As we come to learn more about the tragic events which have taken place in Paris, it is natural for us to feel a strong mixture of feelings. In the midst of our suffering and our pondering, we should also recognize that the contemplative and spiritual tradition of Christianity has a lot to offer us both in terms of how to allow ourselves to suffer the pain of tragedy and how to discover God’s will. In the coming days and weeks, leaders will be faced with important decisions as to how to respond, and the voices of good people have an integral role in shaping that response.

That is why understanding discernment is more important than ever. Discernment does not mean that we abnegate our decision-making responsibility for some pie-in-the-sky solution. It does not mean that we proof-text the scripture as some kind of Genie in a bottle that will read us our fortune. Many non-Christians can struggle with the notion of seeking God’s will precisely because it seems to shift responsibility and they think that this can lead to a kind of blind fanaticism.
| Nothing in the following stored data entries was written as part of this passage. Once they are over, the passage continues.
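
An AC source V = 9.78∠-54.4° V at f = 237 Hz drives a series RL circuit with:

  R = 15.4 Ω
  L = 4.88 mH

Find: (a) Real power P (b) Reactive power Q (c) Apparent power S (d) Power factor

Step 1 — Angular frequency: ω = 2π·f = 2π·237 = 1489 rad/s.
Step 2 — Component impedances:
  R: Z = R = 15.4 Ω
  L: Z = jωL = j·1489·0.00488 = 0 + j7.267 Ω
Step 3 — Series combination: Z_total = R + L = 15.4 + j7.267 Ω = 17.03∠25.3° Ω.
Step 4 — Source phasor: V = 9.78∠-54.4° V = 5.693 - j7.952 V.
Step 5 — Current: I = V / Z = 0.1031 - j0.565 A = 0.5743∠-79.7° A.
Step 6 — Complex power: S = V·I* = 5.08 + j2.397 VA.
Step 7 — Real power: P = Re(S) = 5.08 W.
Step 8 — Reactive power: Q = Im(S) = 2.397 VAR.
Step 9 — Apparent power: |S| = 5.617 VA.
Step 10 — Power factor: PF = P/|S| = 0.9044 (lagging).

(a) P = 5.08 W  (b) Q = 2.397 VAR  (c) S = 5.617 VA  (d) PF = 0.9044 (lagging)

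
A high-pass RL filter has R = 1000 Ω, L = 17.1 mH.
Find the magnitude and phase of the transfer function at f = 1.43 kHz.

Step 1 — Angular frequency: ω = 2π·1430 = 8985 rad/s.
Step 2 — Transfer function: H(jω) = jωL/(R + jωL).
Step 3 — Numerator jωL = j·153.6; denominator R + jωL = 1000 + j153.6.
Step 4 — H = 0.02306 + j0.1501.
Step 5 — Magnitude: |H| = 0.1519 (-16.4 dB); phase: φ = 81.3°.

|H| = 0.1519 (-16.4 dB), φ = 81.3°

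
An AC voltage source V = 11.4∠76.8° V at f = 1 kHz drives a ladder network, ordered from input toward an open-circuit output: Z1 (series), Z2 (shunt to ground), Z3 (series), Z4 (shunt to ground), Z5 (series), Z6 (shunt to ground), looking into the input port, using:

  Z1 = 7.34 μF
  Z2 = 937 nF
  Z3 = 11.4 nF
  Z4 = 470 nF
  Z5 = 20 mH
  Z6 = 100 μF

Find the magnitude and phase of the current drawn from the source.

Step 1 — Angular frequency: ω = 2π·f = 2π·1000 = 6283 rad/s.
Step 2 — Component impedances:
  Z1: Z = 1/(jωC) = -j/(ω·C) = 0 - j21.68 Ω
  Z2: Z = 1/(jωC) = -j/(ω·C) = 0 - j169.9 Ω
  Z3: Z = 1/(jωC) = -j/(ω·C) = 0 - j1.396e+04 Ω
  Z4: Z = 1/(jωC) = -j/(ω·C) = 0 - j338.6 Ω
  Z5: Z = jωL = j·6283·0.02 = 0 + j125.7 Ω
  Z6: Z = 1/(jωC) = -j/(ω·C) = 0 - j1.592 Ω
Step 3 — Ladder network (open output): work backward from the far end, alternating series and parallel combinations. Z_in = 0 - j189.5 Ω = 189.5∠-90.0° Ω.
Step 4 — Source phasor: V = 11.4∠76.8° V = 2.603 + j11.1 V.
Step 5 — Ohm's law: I = V / Z_total = (2.603 + j11.1) / (0 - j189.5) = -0.05858 + j0.01374 A.
Step 6 — Convert to polar: |I| = 0.06017 A, ∠I = 166.8°.

I = 0.06017∠166.8° A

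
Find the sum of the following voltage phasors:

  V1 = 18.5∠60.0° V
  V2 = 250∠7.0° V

Step 1 — Convert each phasor to rectangular form:
  V1 = 18.5·(cos(60.0°) + j·sin(60.0°)) = 9.25 + j16.02 V
  V2 = 250·(cos(7.0°) + j·sin(7.0°)) = 248.1 + j30.47 V
Step 2 — Sum components: V_total = 257.4 + j46.49 V.
Step 3 — Convert to polar: |V_total| = 261.6 V, ∠V_total = 10.2°.

V_total = 261.6∠10.2° V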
However, while scripture is rich with passages that help us to make good decisions, discernment is not a mindless activity in which believers copy and paste ready made solutions. Rather, the true Christian must internalize the beautiful world of paradoxes and sound doctrines that populate the scriptures, and learn to allow these insights to form both intuitive and analytic processes of decision-making. Thus, we must learn to move beyond the notion that scripture is a long list of prescriptions that must be mindlessly obeyed. What is important to both Biblical theology and the Christian tradition that followed is the central role of prudence, discernment, and wisdom in learning how to integrate moral truths into concrete action.

This notion of decision-making recognizes that varying circumstances call forth a variety of possible solutions. Along these lines to make good decisions, we must practice a true discernment which is grounded in experience, intuition, and a intellect formed by the unconditional love of Jesus Christ. Even if a society formed in this way chooses the path of war and confrontation, the spiritual foundation of a contemplative vision of reality allows for a spiritual freedom that is able to move beyond hatred and petty self-interest. Ultimately, it is sin which destroys our ability to respond to God’s will and to act in harmony with the Holy Spirit.

Thus, the first step in good decision making is individual conversion. For us to move forward, we must always walk the path of turning to the Lord with complete surrender and saying, “Not my will, but your will. Not my way of thinking, but your way of thinking.” I do not know what France’s or the United State’s response should be to this tragedy, but I know how we should go about making that decision.